The terms in this Agreement may not be modified or waived except in writing. A waiver of any provision of the agreement by a party will only apply to the occurrence involved and will not be construed as a continuing waiver. Failure or delay by a party to enforce this agreement will not be construed as a waiver.  

14.Entire Agreement.

This Agreement together with the Order, any attachments referred to herein and/or in the Order, and/or the Change Orders, if any, constitute the entire agreement between the parties with respect to its subject matter, and supersedes all prior agreements, proposals, negotiations, representations or communications relating to the subject matter. Both parties acknowledge that they have not been induced to enter into this Agreement by any representations, warranties or covenants not specifically stated herein and that, except as otherwise specifically set forth in this Agreement, the Order, or any Change Order, the Company is not making any representations, warranties or covenants with respect to the Services.

15.Read and Understood; Electronic Signature.

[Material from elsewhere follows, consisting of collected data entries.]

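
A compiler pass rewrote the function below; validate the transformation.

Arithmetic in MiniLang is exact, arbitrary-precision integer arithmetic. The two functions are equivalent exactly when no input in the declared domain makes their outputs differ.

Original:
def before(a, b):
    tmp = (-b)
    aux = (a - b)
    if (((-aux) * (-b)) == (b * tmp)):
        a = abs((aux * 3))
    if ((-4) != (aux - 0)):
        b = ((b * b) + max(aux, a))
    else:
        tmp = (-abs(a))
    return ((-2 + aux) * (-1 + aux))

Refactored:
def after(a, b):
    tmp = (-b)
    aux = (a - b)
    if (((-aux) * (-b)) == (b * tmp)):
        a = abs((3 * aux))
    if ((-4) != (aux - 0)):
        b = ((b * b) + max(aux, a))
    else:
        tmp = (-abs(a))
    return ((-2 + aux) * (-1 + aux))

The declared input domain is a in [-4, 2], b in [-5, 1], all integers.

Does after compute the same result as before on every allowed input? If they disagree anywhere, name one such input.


Side by side, the visible changes include: same computation, different form.
One worked example (a=1, b=-4) — before: tmp=4, then aux=5, then (((-aux) * (-b)) == (b * tmp)) is false, then ((-4) != (aux - 0)) is true, then b=21, then returns 12; after: tmp=4, then aux=5, then (((-aux) * (-b)) == (b * tmp)) is false, then ((-4) != (aux - 0)) is true, then b=21, then returns 12; agreement on 12.
An exhaustive pass over the 49 declared inputs shows identical outputs.
verdict: equivalent


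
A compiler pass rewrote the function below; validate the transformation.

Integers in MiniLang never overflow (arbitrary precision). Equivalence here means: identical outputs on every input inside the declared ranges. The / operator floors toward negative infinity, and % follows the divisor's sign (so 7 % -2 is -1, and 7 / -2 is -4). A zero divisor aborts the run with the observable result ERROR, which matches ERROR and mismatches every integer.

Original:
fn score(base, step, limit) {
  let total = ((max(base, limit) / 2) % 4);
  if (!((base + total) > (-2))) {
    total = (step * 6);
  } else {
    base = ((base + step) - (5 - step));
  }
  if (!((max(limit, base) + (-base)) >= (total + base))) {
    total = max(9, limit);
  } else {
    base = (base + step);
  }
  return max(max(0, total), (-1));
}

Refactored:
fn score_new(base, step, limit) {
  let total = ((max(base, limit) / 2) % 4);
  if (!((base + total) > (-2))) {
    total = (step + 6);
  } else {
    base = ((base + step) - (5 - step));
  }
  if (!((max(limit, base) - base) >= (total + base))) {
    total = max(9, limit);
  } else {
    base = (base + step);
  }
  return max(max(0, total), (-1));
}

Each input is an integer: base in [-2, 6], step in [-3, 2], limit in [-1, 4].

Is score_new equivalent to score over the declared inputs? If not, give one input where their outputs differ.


base=-2, step=-3, limit=0 yields 0 from score but 3 from score_new.
verdict: not equivalent; witness: base=-2, step=-3, limit=0


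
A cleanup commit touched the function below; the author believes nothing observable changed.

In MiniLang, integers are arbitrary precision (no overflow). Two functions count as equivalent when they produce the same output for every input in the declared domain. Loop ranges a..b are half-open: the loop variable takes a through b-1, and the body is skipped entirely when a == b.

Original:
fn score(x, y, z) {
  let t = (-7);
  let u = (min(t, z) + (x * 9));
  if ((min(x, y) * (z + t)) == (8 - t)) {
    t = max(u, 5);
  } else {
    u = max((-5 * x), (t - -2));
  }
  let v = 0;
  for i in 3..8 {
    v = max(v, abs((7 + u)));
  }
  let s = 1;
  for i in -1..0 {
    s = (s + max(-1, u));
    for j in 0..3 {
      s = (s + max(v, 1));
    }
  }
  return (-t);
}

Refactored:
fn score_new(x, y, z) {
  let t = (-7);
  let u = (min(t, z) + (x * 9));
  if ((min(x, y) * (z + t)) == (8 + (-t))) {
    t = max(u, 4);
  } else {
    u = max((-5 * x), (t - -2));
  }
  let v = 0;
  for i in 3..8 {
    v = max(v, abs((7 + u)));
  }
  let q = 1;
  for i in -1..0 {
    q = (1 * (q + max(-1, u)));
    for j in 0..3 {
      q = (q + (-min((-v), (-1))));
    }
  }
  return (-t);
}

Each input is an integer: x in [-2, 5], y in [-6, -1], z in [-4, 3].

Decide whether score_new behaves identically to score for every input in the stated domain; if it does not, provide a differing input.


Try x=-2, y=-3, z=2.
score: t becomes -7; next u becomes -25; next ((min(x, y) * (z + t)) == (8 - t)) evaluates to true; next t becomes 5; next v becomes 0; next at i=3:; next v becomes 18; next at i=4:; next v becomes 18; next at i=5:; next v becomes 18; next at i=6:; next v becomes 18; next at i=7:; next v becomes 18; next s becomes 1; next at i=-1:; next s becomes 0; next at j=0:; next s becomes 18; next at j=1:; next s becomes 36; next at j=2:; next s becomes 54; next final value -5
score_new: t becomes -7; next u becomes -25; next ((min(x, y) * (z + t)) == (8 + (-t))) evaluates to true; next t becomes 4; next v becomes 0; next at i=3:; next v becomes 18; next at i=4:; next v becomes 18; next at i=5:; next v becomes 18; next at i=6:; next v becomes 18; next at i=7:; next v becomes 18; next q becomes 1; next at i=-1:; next q becomes 0; next at j=0:; next q becomes 18; next at j=1:; next q becomes 36; next at j=2:; next q becomes 54; next final value -4
-5 != -4, so the rewrite changes behavior.
verdict: not equivalent; witness: x=-2, y=-3, z=2


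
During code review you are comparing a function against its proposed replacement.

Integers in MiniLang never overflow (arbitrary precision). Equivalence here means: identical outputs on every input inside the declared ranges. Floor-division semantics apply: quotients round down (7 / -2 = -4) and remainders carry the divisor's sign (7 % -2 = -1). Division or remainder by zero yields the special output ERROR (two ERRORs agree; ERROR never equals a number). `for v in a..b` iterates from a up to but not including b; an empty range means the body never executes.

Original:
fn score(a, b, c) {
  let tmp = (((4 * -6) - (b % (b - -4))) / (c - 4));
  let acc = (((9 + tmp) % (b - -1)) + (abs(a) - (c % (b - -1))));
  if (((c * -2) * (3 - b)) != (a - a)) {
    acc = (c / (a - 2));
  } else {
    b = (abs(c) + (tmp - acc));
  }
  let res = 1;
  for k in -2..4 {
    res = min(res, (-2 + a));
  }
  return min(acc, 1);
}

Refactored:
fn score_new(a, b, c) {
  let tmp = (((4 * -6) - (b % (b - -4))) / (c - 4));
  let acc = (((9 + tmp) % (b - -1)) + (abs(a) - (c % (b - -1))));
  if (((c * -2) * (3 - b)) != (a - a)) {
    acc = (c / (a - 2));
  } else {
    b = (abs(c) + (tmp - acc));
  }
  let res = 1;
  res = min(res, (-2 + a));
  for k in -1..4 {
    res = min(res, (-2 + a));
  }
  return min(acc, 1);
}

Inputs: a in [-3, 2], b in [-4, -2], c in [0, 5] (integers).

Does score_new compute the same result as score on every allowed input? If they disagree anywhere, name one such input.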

By selecting the “I Accept” button, or otherwise accessing or using the Services defined herein, Client acknowledges and agrees that it (i) has read and understood this Agreement, (ii) it has read and understood the Terms of Service, Service Level Agreement and Acceptable Use Policy/Site Guidelines of WP Engine (“WP Engine Terms and Conditions”) or Pressable (“Pressable Terms and Conditions”) as applicable, (iii) is signing this Agreement electronically, (iv) agrees that its electronic signature is the legal equivalent of its manual signature on this Agreement, all Orders and all Change Orders, if any, and (v) consents to be legally bound by the terms and conditions of this Agreement, all Orders and all Change Orders, if any , and the WP Engine or Pressable Terms and Conditions.